Avete visto qualche giocatore bianconero mentalmente in vacanza in Juventus-Carpi? No. C'era pietà sportiva per la piccola squadra emiliana che le sta tentando tutte per raggiungere una storica salvezza? No. Risultato: 2-0 a favore di chi avesse tutto il diritto di giocare con la testa un po' pesante per lo champagne stappato dopo il quinto scudetto consecutivo, ultimo dei quali vinto dopo averti anche preso in giro con la falsa partenza. Lo so, quando si inizia a prendere loro come esempio, all'interista fa male. Fa male anche a chi scrive, ma comincio ad essere stufo di questa presunta superiorità senza averne i numeri. Conoscere il nemico per combatterlo, dice qualcuno. E allora si inizi a capire come si fa. Magari ora si penserà: ma come, tu che li ha sempre difesi, tu che hai scritto sempre di squadra in crescita, di allenatore senza colpe, ora butti tutto nel cesso? No. Sono ancora convinto che questa squadra abbia dei valori e che l'allenatore sia quello giusto per tornare a pensare in grande.

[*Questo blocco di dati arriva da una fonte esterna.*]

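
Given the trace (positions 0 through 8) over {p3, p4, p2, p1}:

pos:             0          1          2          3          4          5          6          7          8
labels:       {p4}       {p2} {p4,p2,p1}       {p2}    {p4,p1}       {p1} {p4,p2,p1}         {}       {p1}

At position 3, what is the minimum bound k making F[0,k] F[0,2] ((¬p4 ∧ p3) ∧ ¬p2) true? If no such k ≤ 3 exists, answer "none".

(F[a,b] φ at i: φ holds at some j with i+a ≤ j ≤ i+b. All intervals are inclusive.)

none

Scan j = 3,4,… for F[0,2] ((¬p4 ∧ p3) ∧ ¬p2):
  j=3: fails
  j=4: fails
  j=5: fails
  j=6: fails
No j in [3,6] satisfies it → none.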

La società è quella che la realtà impone. Con un Presidente che non può far sentire la sua presenza quotidiana, vivendo a migliaia di chilometri di distanza, ma che da quando si è insediato cerca con ogni mezzo di trasmettere positività. Il problema è recepire in un certo modo i messaggi e gli input che il club manda ai suoi dipendenti. Probabilmente i pur bravi e gloriosi Zanetti e Stankovic, non bastano a trasmettere quotidianamente a tutti cosa voglia dire giocare nell'Inter.

Ci vorrebbe forse una terza figura storica, sempre presente agli allenamenti, che non li molli un secondo nemmeno durante il riscaldamento pre-partita. Non perché i giocatori siano dei robot da guidare spingendo un bottone, ma per costruire finalmente una squadra che giochi sempre per un'idea e un obiettivo. Quello di portare l'Inter alla vittoria. Poi potremo discutere dei movimenti di Icardi, del ruolo di Medel e della posizione di Perisic. Ma solo dopo aver cucito addosso a loro, o a chi per loro, la voglia di vincere per l'Inter. E mentre scrivo questo, sento sempre più forte il rumore della festa del Leicester di Ranieri. Sì, è vero, hanno vinto perché è stata una favola. Ma l'hanno voluta scrivere.